Nem todo produto alimentício está automaticamente protegido por isenção fiscal. E o problema começa justamente quando a operação cresce, ganha escala e passa a buscar eficiência logística.
Recentemente, a Secretaria da Fazenda de São Paulo se posicionou de forma clara sobre a aplicação da isenção prevista no artigo 36 do Anexo I do RICMS 2000 para hortifrutigranjeiros. E o entendimento traz um alerta relevante para empresas do setor alimentício.
A isenção é restrita a produtos em estado natural, ainda que possam ser cortados, higienizados, embalados ou resfriados.

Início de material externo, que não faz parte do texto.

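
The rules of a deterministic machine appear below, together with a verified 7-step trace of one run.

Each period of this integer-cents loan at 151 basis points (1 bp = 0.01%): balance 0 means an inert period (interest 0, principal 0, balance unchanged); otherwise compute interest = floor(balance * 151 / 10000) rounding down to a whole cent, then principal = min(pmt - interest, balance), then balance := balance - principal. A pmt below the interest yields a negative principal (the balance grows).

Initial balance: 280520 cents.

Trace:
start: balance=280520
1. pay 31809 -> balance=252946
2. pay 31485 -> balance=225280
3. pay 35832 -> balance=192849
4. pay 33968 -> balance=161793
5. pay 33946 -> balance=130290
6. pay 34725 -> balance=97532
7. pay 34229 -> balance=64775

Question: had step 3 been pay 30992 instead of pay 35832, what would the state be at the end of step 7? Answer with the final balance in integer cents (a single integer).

69914

(re-executing from step 3 with the substitution; state before step 3: balance=225280)
3. pay 30992 -> balance=197689
4. pay 33968 -> balance=166706
5. pay 33946 -> balance=135277
6. pay 34725 -> balance=102594
7. pay 34229 -> balance=69914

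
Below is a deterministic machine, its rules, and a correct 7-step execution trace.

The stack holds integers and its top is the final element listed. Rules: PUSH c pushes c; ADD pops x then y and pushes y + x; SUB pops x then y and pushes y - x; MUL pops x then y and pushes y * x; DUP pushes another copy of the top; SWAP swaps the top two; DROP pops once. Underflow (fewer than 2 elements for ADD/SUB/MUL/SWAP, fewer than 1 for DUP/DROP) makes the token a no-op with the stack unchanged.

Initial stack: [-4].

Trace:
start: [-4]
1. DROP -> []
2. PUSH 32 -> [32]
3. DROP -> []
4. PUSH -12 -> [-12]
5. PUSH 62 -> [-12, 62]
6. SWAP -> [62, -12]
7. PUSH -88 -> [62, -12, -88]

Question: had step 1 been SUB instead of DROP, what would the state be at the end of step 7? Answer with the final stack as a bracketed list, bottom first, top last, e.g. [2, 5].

[-4, 62, -12, -88]

(re-executing from step 1 with the substitution; state before step 1: [-4])
1. SUB -> [-4]
2. PUSH 32 -> [-4, 32]
3. DROP -> [-4]
4. PUSH -12 -> [-4, -12]
5. PUSH 62 -> [-4, -12, 62]
6. SWAP -> [-4, 62, -12]
7. PUSH -88 -> [-4, 62, -12, -88]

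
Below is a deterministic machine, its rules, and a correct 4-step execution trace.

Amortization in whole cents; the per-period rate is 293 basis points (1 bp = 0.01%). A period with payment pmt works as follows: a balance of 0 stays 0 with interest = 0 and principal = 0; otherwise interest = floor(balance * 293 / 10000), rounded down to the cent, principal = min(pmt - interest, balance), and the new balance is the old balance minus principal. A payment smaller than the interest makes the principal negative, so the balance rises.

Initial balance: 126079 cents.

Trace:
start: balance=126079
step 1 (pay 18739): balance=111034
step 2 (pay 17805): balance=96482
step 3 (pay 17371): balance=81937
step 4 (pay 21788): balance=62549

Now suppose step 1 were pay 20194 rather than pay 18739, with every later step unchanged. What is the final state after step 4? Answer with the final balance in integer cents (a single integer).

(re-executing from step 1 with the substitution; state before step 1: balance=126079)
step 1 (pay 20194): balance=109579
step 2 (pay 17805): balance=94984
step 3 (pay 17371): balance=80396
step 4 (pay 21788): balance=60963

60963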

No entanto, ela não se estende a produtos congelados, com adição de aditivos, mesmo que conservantes, ou acondicionados em embalagens de apresentação com logomarca.
Na prática, isso muda completamente a leitura de risco de muitas operações.
A adição de estabilizantes ou antioxidantes, ainda que com finalidade meramente conservativa, descaracteriza o produto para fins de isenção. O congelamento, por si só, já exclui o benefício. E o ponto mais sensível: o uso de embalagem de apresentação com rótulo, marca e acabamento comercial é interpretado como industrialização, afastando definitivamente o conceito de estado natural.
O que parece apenas uma decisão operacional ou de marketing pode, na realidade, gerar perda do benefício fiscal, autuações retroativas, contingências relevantes de ICMS e impacto direto na margem da operação.
O risco aqui não está na ilegalidade, mas na interpretação equivocada da norma. Muitas empresas seguem aplicando a isenção com base no tipo de produto, quando o Fisco analisa a forma de preparo, conservação e apresentação.
Em cenários como esse, o custo não surge de forma imediata. Ele aparece anos depois, em forma de passivo tributário.
No fim, a questão não é vender alimentos. É entender quando a operação deixa de ser comércio de produto natural e passa a ser, aos olhos do Fisco, uma atividade industrializada.
Quem antecipa essa leitura protege margem. Quem ignora, normalmente descobre pelo auto de infração.
Esse é o tipo de detalhe que separa eficiência operacional de risco oculto.